Не отстает от прозы и поэзия, о чем с тревогой вынужден говорить официальный орган – журнал «Комсомолия» (№ 11, 1926). Там, в статье М. Лучанского «Щепки» находим:
«Часть нашей поэзии последних годов совсем неравнодушна к «человеку без пуповины», выжатому социальному лимону, кавалеру ордена финки и «шпалера»: восхищается, любуется им. Художественные образы этой поэзии с вполне определенной (Шершеневич), временами четкой (Сельвинский), иногда более (Есенин), порой менее (Полонская), ясностью убеждают в бегстве поэтов со строительных лесов нашего «сегодня» через подвалы пивных в темные логова «блатных малин».
Как в фокусе собран арготический материал в стихотворении И. Сельвинского «Вор»:
Вышел на арапа. Канает буржуй.
А по пузу – золотой бамбер.
– «Мусью, скольки время?» Легко подхожу…
Дзыззь промеж роги!! – и амба.
Только хотел было снять часы -
Чья-то шмара шипит: «Шестая».
Я, понятно, хода. За тюк, за весы.
А мильтонов – чортова стая.
Подняли хай: «Лови!» – «Держи!»…
Елки зеленые! Бегут напротив…
А у меня, понимаешь ты, шанец жить, -
Как петух недорезанный сердце колотит…
и т. д.
Из воровского жаргона в общеупотребительный язык оказались пересаженными синонимические ряды, как, например:
купить, расколоть (обмануть), второе на «энкадевистском» жаргоне обозначает «добиться дачи показаний», особенно ложных; приварить пачку, выбить бубну, поставить бланж – модификации избиения; пистоны (деньги, в частности, звонкая монета); шайбочки (золотые); лимоны (миллионы – советские деньги периода инфляции); вспомним Маяковского: «Миллионом набит карман его (а не прежним) советским «лимоном» – из стихотворения «Лицо классового врага»; червяки (червонцы).
Следует отметить, что в связи с кратким «маленковским НЭП’ом» Советский Союз залила новая волна хулиганства. Все центральные газеты забили тревогу. «Комсомольская Правда» от 7 мая 1954 года жаловалась на то, что «понатыканы на каждом шагу пивные – «забегаловки». Это рассадники хулиганства». В той же газете от 13 мая 1954 г., в статье «Об одном неприглядном явлении», говорится:
«Идут домой (молодые рабочие – Ф.) – надо зайти в одну из многочисленных «забегаловок». Там присоединяются к нашим ребятам и завсегдатаи подобных заведений – какие-то сомнительные опустившиеся личности, от которых за версту несет босяцким душком».
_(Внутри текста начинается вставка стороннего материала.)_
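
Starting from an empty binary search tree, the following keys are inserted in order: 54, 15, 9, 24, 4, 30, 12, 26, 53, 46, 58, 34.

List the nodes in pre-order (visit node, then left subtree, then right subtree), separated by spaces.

54: root
15: left child of 54 (depth 1)
9: left child of 15 (depth 2)
24: right child of 15 (depth 2)
4: left child of 9 (depth 3)
30: right child of 24 (depth 3)
12: right child of 9 (depth 3)
26: left child of 30 (depth 4)
53: right child of 30 (depth 4)
46: left child of 53 (depth 5)
58: right child of 54 (depth 1)
34: left child of 46 (depth 6)

54 15 9 4 12 24 30 26 53 46 34 58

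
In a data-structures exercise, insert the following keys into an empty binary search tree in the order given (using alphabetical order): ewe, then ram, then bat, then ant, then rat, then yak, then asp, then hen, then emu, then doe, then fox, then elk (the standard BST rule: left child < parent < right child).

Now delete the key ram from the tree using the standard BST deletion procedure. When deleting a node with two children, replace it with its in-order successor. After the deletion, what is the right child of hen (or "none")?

Insert ewe: tree is empty, so ewe becomes the root.
Insert ram: ram > ewe → go right. Place as right child of ewe.
Insert bat: bat < ewe → go left. Place as left child of ewe.
Insert ant: ant < ewe → go left; ant < bat → go left. Place as left child of bat.
Insert rat: rat > ewe → go right; rat > ram → go right. Place as right child of ram.
Insert yak: yak > ewe → go right; yak > ram → go right; yak > rat → go right. Place as right child of rat.
Insert asp: asp < ewe → go left; asp < bat → go left; asp > ant → go right. Place as right child of ant.
Insert hen: hen > ewe → go right; hen < ram → go left. Place as left child of ram.
Insert emu: emu < ewe → go left; emu > bat → go right. Place as right child of bat.
Insert doe: doe < ewe → go left; doe > bat → go right; doe < emu → go left. Place as left child of emu.
Insert fox: fox > ewe → go right; fox < ram → go left; fox < hen → go left. Place as left child of hen.
Insert elk: elk < ewe → go left; elk > bat → go right; elk < emu → go left; elk > doe → go right. Place as right child of doe.

Delete ram (two children — replace with in-order successor).
After deletion, hen's right child: none.

none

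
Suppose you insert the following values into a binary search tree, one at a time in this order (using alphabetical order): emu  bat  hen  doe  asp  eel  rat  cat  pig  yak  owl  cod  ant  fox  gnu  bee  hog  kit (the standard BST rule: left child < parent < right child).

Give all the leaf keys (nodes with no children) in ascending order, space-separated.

emu: root
bat: left child of emu (depth 1)
hen: right child of emu (depth 1)
doe: right child of bat (depth 2)
asp: left child of bat (depth 2)
eel: right child of doe (depth 3)
rat: right child of hen (depth 2)
cat: left child of doe (depth 3)
pig: left child of rat (depth 3)
yak: right child of rat (depth 3)
owl: left child of pig (depth 4)
cod: right child of cat (depth 4)
ant: left child of asp (depth 3)
fox: left child of hen (depth 2)
gnu: right child of fox (depth 3)
bee: left child of cat (depth 4)
hog: left child of owl (depth 5)
kit: right child of hog (depth 6)

ant bee cod eel gnu kit yak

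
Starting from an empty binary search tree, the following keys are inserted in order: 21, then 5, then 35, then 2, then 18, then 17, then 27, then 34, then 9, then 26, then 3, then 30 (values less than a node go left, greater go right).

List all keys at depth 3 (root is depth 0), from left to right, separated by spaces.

21: root
5: left child of 21 (depth 1)
35: right child of 21 (depth 1)
2: left child of 5 (depth 2)
18: right child of 5 (depth 2)
17: left child of 18 (depth 3)
27: left child of 35 (depth 2)
34: right child of 27 (depth 3)
9: left child of 17 (depth 4)
26: left child of 27 (depth 3)
3: right child of 2 (depth 3)
30: left child of 34 (depth 4)

3 17 26 34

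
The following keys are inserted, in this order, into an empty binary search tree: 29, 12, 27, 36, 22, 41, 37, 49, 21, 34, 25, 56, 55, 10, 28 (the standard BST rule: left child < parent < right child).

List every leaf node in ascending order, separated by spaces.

10 21 25 28 34 37 55

29: root
12: left child of 29 (depth 1)
27: right child of 12 (depth 2)
36: right child of 29 (depth 1)
22: left child of 27 (depth 3)
41: right child of 36 (depth 2)
37: left child of 41 (depth 3)
49: right child of 41 (depth 3)
21: left child of 22 (depth 4)
34: left child of 36 (depth 2)
25: right child of 22 (depth 4)
56: right child of 49 (depth 4)
55: left child of 56 (depth 5)
10: left child of 12 (depth 2)
28: right child of 27 (depth 3)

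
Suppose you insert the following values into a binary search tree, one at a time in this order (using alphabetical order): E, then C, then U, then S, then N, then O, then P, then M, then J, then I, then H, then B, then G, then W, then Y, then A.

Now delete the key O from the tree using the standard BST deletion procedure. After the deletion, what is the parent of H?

I

Insert E: tree is empty, so E becomes the root.
Insert C: C < E → go left. Place as left child of E.
Insert U: U > E → go right. Place as right child of E.
Insert S: S > E → go right; S < U → go left. Place as left child of U.
Insert N: N > E → go right; N < U → go left; N < S → go left. Place as left child of S.
Insert O: O > E → go right; O < U → go left; O < S → go left; O > N → go right. Place as right child of N.
Insert P: P > E → go right; P < U → go left; P < S → go left; P > N → go right; P > O → go right. Place as right child of O.
Insert M: M > E → go right; M < U → go left; M < S → go left; M < N → go left. Place as left child of N.
Insert J: J > E → go right; J < U → go left; J < S → go left; J < N → go left; J < M → go left. Place as left child of M.
Insert I: I > E → go right; I < U → go left; I < S → go left; I < N → go left; I < M → go left; I < J → go left. Place as left child of J.
Insert H: H > E → go right; H < U → go left; H < S → go left; H < N → go left; H < M → go left; H < J → go left; H < I → go left. Place as left child of I.
Insert B: B < E → go left; B < C → go left. Place as left child of C.
Insert G: G > E → go right; G < U → go left; G < S → go left; G < N → go left; G < M → go left; G < J → go left; G < I → go left; G < H → go left. Place as left child of H.
Insert W: W > E → go right; W > U → go right. Place as right child of U.
Insert Y: Y > E → go right; Y > U → go right; Y > W → go right. Place as right child of W.
Insert A: A < E → go left; A < C → go left; A < B → go left. Place as left child of B.

Delete O (at most one child — splice it out).
After deletion, H's parent is I.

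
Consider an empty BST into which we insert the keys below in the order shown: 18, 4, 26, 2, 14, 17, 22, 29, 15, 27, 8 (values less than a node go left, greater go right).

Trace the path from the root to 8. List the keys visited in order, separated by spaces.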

В последнее время в советской прессе всё чаще стали появляться статьи и карикатуры, высмеивающие «стиляг», «парней с тарзаньей прической», не интересующихся ничем, кроме западных мод, танцев и пьянства:
Внимание привлекал не он сам, а его ультрамодный наряд: длинный мешковатый пиджак, узкие зеленые брюки, галстук всех цветов радуги… Словом, это был типичный представитель племени «стиляг». (Ю. Дашевский, Это – общее дело; Лит. Газета, 19 июня 1954).
Тем не менее, «Комсомольская Правда» в номере от 8 июня 1954 г. вынуждена признать, что «некоторые начинают подражать пижонам и стилягам». В номере от 13 августа 1954 г. прямо говорится, что «у хулиганов и стиляг все вечера были свободные и они стали завсегдатаями в клубах, чувствовали себя хозяевами на улице, в общежитиях».
Несомненно, что под их влиянием в языке молодежи отчетливее зазвучала «блатная музыка». Однако, в связи с кампанией по очищению языка, начатой после нашумевшей дискуссии о языке 1950 года, эта специфика речи молодежи умышленно не отражается в литературных произведениях, хотя в прессе нередко встречаются упоминания о том, что речь того или иного лица пересыпана жаргонными словечками.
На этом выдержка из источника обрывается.